The anti-war movement in Vietnam was predominantly white, as were most campuses in the 1960s. But campuses in 2023, especially urban ones, will contain far more students of color, many of whom empathize with the Palestinians’ status as a contested population under the control of a more powerful force. And non-students make up a larger share of those protesting now.

“Movements don’t come out of nowhere,” says Michael Kazin, a historian at Georgetown University who wrote both member of SDS and, in short, his violent stepchild, the Underground weather. For the demonstrators in Vietnam, he said, the precursors were the 1960s The Sharpeville Massacre in South Africa and the civil rights movement. For the protesters in Gaza, the antecedents extend from the anti-Muslim backlash after the September 11 attacks to recent protests against racial injustice.

When young protesters descended on Ferguson, Missouri, after police officers killed an unarmed black man in 2014, Palestinians on social media offered advice on how to handle tear gas. Today at the University of California, Santa Barbaraand elsewhere, black and Latino students are among the leaders of the pro-Palestinian movement, said Professor Flacks.

And both eras reflect the influence of deeply polarizing political leaders, most notably Vietnam-era Presidents Lyndon B. Johnson and Richard M. Nixon, and Prime Minister Benjamin Netanyahu of Israel, whose hardline conservatism has fueled campus support for the Palestinian cause.
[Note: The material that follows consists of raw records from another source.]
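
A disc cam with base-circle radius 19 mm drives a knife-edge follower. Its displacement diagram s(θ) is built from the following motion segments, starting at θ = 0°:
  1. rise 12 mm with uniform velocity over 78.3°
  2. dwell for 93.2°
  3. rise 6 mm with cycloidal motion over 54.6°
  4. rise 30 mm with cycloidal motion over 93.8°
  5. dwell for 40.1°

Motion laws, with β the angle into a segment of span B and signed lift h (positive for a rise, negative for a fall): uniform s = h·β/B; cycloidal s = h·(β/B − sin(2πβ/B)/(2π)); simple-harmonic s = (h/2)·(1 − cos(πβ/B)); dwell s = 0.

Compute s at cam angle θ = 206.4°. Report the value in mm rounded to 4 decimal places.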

“Those of us my age have immediate memories of why Israel was a morally positive framework. It was a refuge for people who wanted to escape the worst oppression,” said Professor Flacks. But “what the kids in college now see about Israel is a government led by Benjamin Netanyahu,” whom they view as a repressive force supported by established Jewish organizations.

Larry P. Gross, a expert in the field of media and culture at the University of Southern California said that Israel’s leaders had not adapted their message, let alone their policies, to a generation that sees Israel not as a besieged Jewish homeland but as the arbiter of freedom in the Palestinian West Bank and Gaza.

“The Israelis and their PR department fundamentally misunderstood the extent to which they were losing young people,” he said. “They reflexively played the Holocaust card over and over again,” he added, even as “we went from seeing pictures of Russians bombing Ukraine as a war crime to pictures of Israel bombing Gaza.”

Support for Palestinians among the youth, he said, “will continue. I think it’s one of those generational changes.”

The last time an antiwar movement faced a generational divide, many young people attended the 1968 presidential election between Mr. Nixon and Vice President Hubert Humphrey. Mr. Nixon won the Electoral College by capturing four states by a total of fewer than 88,000 votes.

Professor Kazin recently an article published in the liberal magazine The New Republic wondered whether history could repeat itself there too.

“People like me were against Humphrey and in a way were happy to see him lose,” he said. “Now many people say they will never choose Biden. And it is not clear who they are voting for, if they are voting at all.”

Alain Delaqueriere And Sheelagh McNeill research contributed.